As parents, we do the same; we find out what our top mum skills are and can use these to our advantage. Hubs has an uncanny knack of calming Ethan down quickly when he wakes from a nightmare and can get Ethan ready at the speed of light, even if he's not in the mood to co-operate. I, on the other hand, am quite good at practical things and try to keep us all on track as a family. As long as there's a balance between you, it makes sense to share the load and play to your strengths most of the time.


6. Be silly
Life can be way to serious sometimes for grown-ups and watching Ethan play is one of my favourite things - and it reminds me to not take myself too seriously. I'm guilty of saying things like 'just a minute' or 'maybe later' (see where he gets it from?!) so I'm trying to relax more and go along with things, without being preoccupied or feeling silly for acting silly with my silly little sausage.

7. Try new things
Ethan is into so much and is always excited by new things and places.
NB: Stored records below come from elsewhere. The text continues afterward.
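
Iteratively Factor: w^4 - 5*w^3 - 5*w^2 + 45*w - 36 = (w - 4)*(w^3 - w^2 - 9*w + 9) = (w - 4)*(w - 1)*(w^2 - 9) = (w - 4)*(w - 1)*(w + 3)*(w - 3)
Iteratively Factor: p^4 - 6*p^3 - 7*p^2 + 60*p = (p - 5)*(p^3 - p^2 - 12*p) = (p - 5)*(p + 3)*(p^2 - 4*p) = (p - 5)*(p - 4)*(p + 3)*(p)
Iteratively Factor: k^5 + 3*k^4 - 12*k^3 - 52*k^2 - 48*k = (k + 2)*(k^4 + k^3 - 14*k^2 - 24*k) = (k + 2)^2*(k^3 - k^2 - 12*k) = k*(k + 2)^2*(k^2 - k - 12) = k*(k + 2)^2*(k + 3)*(k - 4)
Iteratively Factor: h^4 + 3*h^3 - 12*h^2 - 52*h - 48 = (h + 2)*(h^3 + h^2 - 14*h - 24) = (h + 2)*(h + 3)*(h^2 - 2*h - 8) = (h - 4)*(h + 2)*(h + 3)*(h + 2)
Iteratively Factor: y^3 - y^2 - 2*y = (y)*(y^2 - y - 2) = y*(y + 1)*(y - 2)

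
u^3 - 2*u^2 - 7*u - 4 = (u - 4)*(u + 1)^2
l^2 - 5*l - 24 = (l - 8)*(l + 3)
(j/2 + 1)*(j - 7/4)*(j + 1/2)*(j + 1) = j^4/2 + 7*j^3/8 - 21*j^2/16 - 41*j/16 - 7/8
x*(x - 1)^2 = x^3 - 2*x^2 + x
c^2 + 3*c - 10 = (c - 2)*(c + 5)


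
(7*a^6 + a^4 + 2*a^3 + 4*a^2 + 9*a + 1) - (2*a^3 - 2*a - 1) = 7*a^6 + a^4 + 4*a^2 + 11*a + 2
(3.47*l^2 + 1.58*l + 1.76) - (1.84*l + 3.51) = 3.47*l^2 - 0.26*l - 1.75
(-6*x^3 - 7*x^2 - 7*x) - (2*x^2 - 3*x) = -6*x^3 - 9*x^2 - 4*x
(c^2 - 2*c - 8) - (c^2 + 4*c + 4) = -6*c - 12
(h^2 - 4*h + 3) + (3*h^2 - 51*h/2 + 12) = 4*h^2 - 59*h/2 + 15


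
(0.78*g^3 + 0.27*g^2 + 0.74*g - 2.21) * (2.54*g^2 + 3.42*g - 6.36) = 1.9812*g^5 + 3.3534*g^4 - 2.1578*g^3 - 4.7998*g^2 - 12.2646*g + 14.0556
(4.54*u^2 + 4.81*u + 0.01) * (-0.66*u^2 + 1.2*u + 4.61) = -2.9964*u^4 + 2.2734*u^3 + 26.6948*u^2 + 22.1861*u + 0.0461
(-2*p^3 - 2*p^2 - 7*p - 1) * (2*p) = -4*p^4 - 4*p^3 - 14*p^2 - 2*p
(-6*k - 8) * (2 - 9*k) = 54*k^2 + 60*k - 16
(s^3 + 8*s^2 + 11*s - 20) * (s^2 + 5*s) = s^5 + 13*s^4 + 51*s^3 + 35*s^2 - 100*s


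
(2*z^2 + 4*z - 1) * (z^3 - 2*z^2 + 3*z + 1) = 2*z^5 - 3*z^3 + 16*z^2 + z - 1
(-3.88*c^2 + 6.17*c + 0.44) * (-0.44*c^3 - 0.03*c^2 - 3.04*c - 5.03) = 1.7072*c^5 - 2.5984*c^4 + 11.4165*c^3 + 0.746400000000001*c^2 - 32.3727*c - 2.2132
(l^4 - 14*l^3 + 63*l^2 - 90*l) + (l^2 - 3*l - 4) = l^4 - 14*l^3 + 64*l^2 - 93*l - 4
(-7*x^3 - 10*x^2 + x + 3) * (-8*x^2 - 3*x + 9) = 56*x^5 + 101*x^4 - 41*x^3 - 117*x^2 + 27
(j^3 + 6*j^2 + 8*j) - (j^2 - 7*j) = j^3 + 5*j^2 + 15*j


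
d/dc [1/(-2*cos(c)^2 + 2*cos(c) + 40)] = (1 - 2*cos(c))*sin(c)/(2*(sin(c)^2 + cos(c) + 19)^2)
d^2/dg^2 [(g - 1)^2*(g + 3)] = 6*g + 2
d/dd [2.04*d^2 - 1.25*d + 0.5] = 4.08*d - 1.25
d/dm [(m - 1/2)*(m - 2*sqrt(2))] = 2*m - 2*sqrt(2) - 1/2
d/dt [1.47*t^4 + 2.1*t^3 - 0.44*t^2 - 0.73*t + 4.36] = 5.88*t^3 + 6.3*t^2 - 0.88*t - 0.73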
He's very sociable and it doesn't take him long to try something out or make a new friend. It's a good reminder to come out of your comfort zone every now and then - there's always something new to do or try.

8. Say (and show) how you feel
Ethan is really expressive, increasingly so as he gets older. He regularly just says 'I love you' out of nowhere, or comes and gives us a kiss - even on the arm or leg, whatever is within reach. He's also able to tell us how he's feeling, if his tummy is sore or sometimes if he's tired or unhappy, and he knows that when he does this, we will help him.

Toddlers are pretty clever, aren't they? Us adults can learn a thing or two.

9. Mix things up
It's all too easy to find a way of doing things and stick to it. Do the same routine every day. Go to the same places. Play the same games. When Ethan was younger, we'd regularly rotate his toys to keep him interested and still today, he has different toys in his room, his playroom and the lounge - although he does like to mix them up.

I'm more and more conscious the older he gets how much our own habits may influence him so I'm trying to mix up our routine. Part of this is joining our local David Lloyd so we're more active, and I want to try and add variety to all areas of our life, from meal times to play time.

10. You never stop learning
I've always said that To Become Mum would be a name that can last, as I don't believe you ever 'crack' motherhood - with every milestone, every stage and every child, there's always more to learn, to know and to enjoy.

When you first become a mum, I think you feel a mild panic that you don't know enough and it can take weeks, months or even years to realise that just doing your best is the best you can do. We're so hard on ourselves and seem to strive for being 'the best', like we'll one day learn all there is to know and will breeze through life as a parent in control, when in reality, being there and showing we care is all that matters and what our children will remember most.